In contrast, HMG1 histone-DNA complexes are transfection-active. Such complexes were prepared following previously published conditions under which the HMG1 protein supports the assembly of nucleosomes (Bonne-Andrea, F. Harper, J. Sobczak, A.-M. de Recondo [1984] EMBO-J .3,1193-1199). The complexes are prepared by mixing the constituents in 0.15M NaCl, 10 mM Tris-HCl, pH 8 in the weight ratio HMG 1 / histone / DNA = 3: 1.5: 1, the histones being used as an equimolar mixture. First, stock solutions of histones and HMG1 are mixed, with a slight turbidity occurring, which is removed by low-speed centrifugation at 3000 rpm for 15 minutes. An incubation of the mixture at 37 ⁰ C brings no improvement. Subsequently, the DNA is added very slowly with gentle swirling. Again, a turbidity is often observed, which can also be removed by low-speed centrifugation. The entire procedure can be carried out in the measuring cell of an analytical ultracentrifuge, whereby the formation of aggregates and their removal at wavelengths of 230 nm (protein) and 265 nm (DNA or complex) is monitored by means of the absorption optics.

The formation of complexes can be proven by their sedimentation behavior. Thus, for pCGBPV Z10, an increase in sedimentation coefficients s ₂ JS? From 27.6S for Form I DNA to 75-99S and from 20.4S for Form II DNA to 61-76S was measured, depending on the experimental approach. The fluctuation range of the s-values of the complexes can be traced back to changing amounts of precipitated protein.

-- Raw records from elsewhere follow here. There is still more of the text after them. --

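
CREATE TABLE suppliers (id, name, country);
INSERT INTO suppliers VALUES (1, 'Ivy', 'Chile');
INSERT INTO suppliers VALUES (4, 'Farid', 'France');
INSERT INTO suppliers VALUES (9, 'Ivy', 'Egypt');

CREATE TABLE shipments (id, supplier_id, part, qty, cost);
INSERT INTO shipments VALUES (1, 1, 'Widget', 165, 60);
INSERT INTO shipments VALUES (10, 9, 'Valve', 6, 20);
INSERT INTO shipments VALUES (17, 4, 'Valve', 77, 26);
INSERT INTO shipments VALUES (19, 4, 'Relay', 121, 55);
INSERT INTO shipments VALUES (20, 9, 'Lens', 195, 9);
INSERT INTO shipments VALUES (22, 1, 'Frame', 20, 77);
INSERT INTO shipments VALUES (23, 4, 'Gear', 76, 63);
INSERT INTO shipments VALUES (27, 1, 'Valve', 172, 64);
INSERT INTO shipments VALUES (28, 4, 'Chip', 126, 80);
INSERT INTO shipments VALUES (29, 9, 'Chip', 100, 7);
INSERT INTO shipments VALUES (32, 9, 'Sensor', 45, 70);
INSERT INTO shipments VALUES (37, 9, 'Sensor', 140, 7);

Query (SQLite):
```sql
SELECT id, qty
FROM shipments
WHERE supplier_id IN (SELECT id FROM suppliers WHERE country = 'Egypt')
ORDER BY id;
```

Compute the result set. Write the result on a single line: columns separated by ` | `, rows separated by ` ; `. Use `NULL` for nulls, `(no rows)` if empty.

10 | 6 ; 20 | 195 ; 29 | 100 ; 32 | 45 ; 37 | 140

Inner query: suppliers.id where country = 'Egypt'.
Outer: keep shipments rows whose supplier_id is in that set.
Inner query → {9}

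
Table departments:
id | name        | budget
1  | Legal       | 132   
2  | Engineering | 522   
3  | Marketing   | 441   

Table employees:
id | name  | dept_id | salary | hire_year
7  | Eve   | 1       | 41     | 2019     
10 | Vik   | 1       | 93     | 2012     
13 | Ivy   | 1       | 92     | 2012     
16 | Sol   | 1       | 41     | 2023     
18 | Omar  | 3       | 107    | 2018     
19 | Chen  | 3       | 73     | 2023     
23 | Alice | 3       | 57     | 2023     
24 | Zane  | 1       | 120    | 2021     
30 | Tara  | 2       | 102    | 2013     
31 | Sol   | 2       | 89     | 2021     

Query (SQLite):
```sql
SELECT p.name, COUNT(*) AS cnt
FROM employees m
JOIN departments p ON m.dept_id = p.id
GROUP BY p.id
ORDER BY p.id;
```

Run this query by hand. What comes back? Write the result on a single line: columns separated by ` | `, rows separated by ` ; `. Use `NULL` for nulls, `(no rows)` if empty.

Legal | 5 ; Engineering | 2 ; Marketing | 3

Join each employees row to its departments via dept_id.
Group joined rows by departments.id; compute COUNT(*) per group.
  1: ids {7, 10, 13, 16, 24} → COUNT(*)=5
  2: ids {30, 31} → COUNT(*)=2
  3: ids {18, 19, 23} → COUNT(*)=3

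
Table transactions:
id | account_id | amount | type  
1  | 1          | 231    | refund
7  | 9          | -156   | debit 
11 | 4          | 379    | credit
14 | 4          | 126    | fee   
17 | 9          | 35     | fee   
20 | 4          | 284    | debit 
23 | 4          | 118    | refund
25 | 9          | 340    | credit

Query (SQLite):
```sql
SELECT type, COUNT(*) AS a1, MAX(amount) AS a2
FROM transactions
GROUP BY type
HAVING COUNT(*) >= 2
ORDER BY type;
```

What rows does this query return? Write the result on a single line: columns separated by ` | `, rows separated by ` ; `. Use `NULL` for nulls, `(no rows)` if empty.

Group transactions by type.
Per group compute: COUNT(*), MAX(amount).
HAVING: drop groups with fewer than 2 rows.
  credit: ids {11, 25} → COUNT(*)=2, MAX(amount)=379
  debit: ids {7, 20} → COUNT(*)=2, MAX(amount)=284
  fee: ids {14, 17} → COUNT(*)=2, MAX(amount)=126
  refund: ids {1, 23} → COUNT(*)=2, MAX(amount)=231

credit | 2 | 379 ; debit | 2 | 284 ; fee | 2 | 126 ; refund | 2 | 231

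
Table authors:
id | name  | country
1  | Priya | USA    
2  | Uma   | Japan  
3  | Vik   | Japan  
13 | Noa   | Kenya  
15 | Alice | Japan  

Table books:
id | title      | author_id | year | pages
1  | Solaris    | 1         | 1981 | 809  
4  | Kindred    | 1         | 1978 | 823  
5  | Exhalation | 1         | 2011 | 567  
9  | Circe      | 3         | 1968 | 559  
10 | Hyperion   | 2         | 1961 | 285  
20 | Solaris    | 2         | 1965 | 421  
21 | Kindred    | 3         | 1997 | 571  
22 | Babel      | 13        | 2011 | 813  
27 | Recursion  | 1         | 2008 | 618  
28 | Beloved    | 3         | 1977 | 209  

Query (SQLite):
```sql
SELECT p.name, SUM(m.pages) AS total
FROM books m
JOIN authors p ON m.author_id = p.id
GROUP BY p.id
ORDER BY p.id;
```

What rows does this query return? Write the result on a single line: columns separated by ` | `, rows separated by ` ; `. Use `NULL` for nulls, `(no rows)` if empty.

Join each books row to its authors via author_id.
Group joined rows by authors.id; compute SUM(m.pages) per group.
  1: ids {1, 4, 5, 27} → SUM(m.pages)=2817
  2: ids {10, 20} → SUM(m.pages)=706
  3: ids {9, 21, 28} → SUM(m.pages)=1339
  13: ids {22} → SUM(m.pages)=813

Priya | 2817 ; Uma | 706 ; Vik | 1339 ; Noa | 813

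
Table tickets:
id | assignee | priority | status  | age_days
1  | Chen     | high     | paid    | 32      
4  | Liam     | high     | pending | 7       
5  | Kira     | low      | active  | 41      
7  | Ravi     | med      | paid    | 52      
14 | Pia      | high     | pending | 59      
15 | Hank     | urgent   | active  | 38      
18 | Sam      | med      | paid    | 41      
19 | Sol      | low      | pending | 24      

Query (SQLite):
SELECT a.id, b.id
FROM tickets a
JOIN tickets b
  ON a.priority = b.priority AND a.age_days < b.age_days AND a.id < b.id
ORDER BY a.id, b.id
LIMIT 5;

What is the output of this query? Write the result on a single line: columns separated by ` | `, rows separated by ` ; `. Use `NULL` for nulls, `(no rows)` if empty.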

Table 2: Transfection of mouse L cells with pCGBPVZIO pCGBPVZ10 ^a) Reconstituted

Minichromosomes a, b)

+ Ca -Ca * + Ca -Ca

^100cl 0 125 120

b) HMG 1 / histone / DNA (w / w / w) = 3: 1.5: 1,

c) Number of colonies / 10 ⁵ cells

The results of a TranSfektionsversuchs with these complexes are shown in Tab. 2. It can be seen that in the presence of HMG1 a similar yield of transformed colonies is achieved as after application of the calcium phosphate co-precipitation method to the protein-free vector or complex. Thus, it can be concluded that the non-histone protein HMG1 is responsible for the transfection activity of the complexes described herein and that the principle of the sequence-specific liganding of the control regions of the vector according to the invention is of crucial importance.

Claims (5)

1. Packaging DNA for gene transfer into animal cells, characterized in that a vector is ligated by means of functional-chromosomal proteins in a sequence suitable for gene activation, the vector by interaction with these proteins in excess or by other chromosomal proteins and / or or optionally converted divalent cations in a transfection-active condensed complex, stabilized against decondensation by dilution and introduced in monodispersed form in any host cells. 2. The method according to item 1, characterized in that the sequence-specific liganding and the condensation is carried out by slowly stepwise mixing of the vector DNA and the proteins without turbidity. 3. The method according to item 1, characterized in that the sequence-specific liganding and condensation takes place by dialysis. 4. The method according to item 1-3, characterized in that the non-histones HMG1 and HMG 2 and mixtures of these proteins with the histones H 2 A, H 2 B, and H 4 are used as functional chromosomal proteins. 5. The method according to item 1-4, characterized in that the optimal transfection concentration of the vector is prepared by dilution with culture medium to which HMG1 or CaCl _{2 is} added.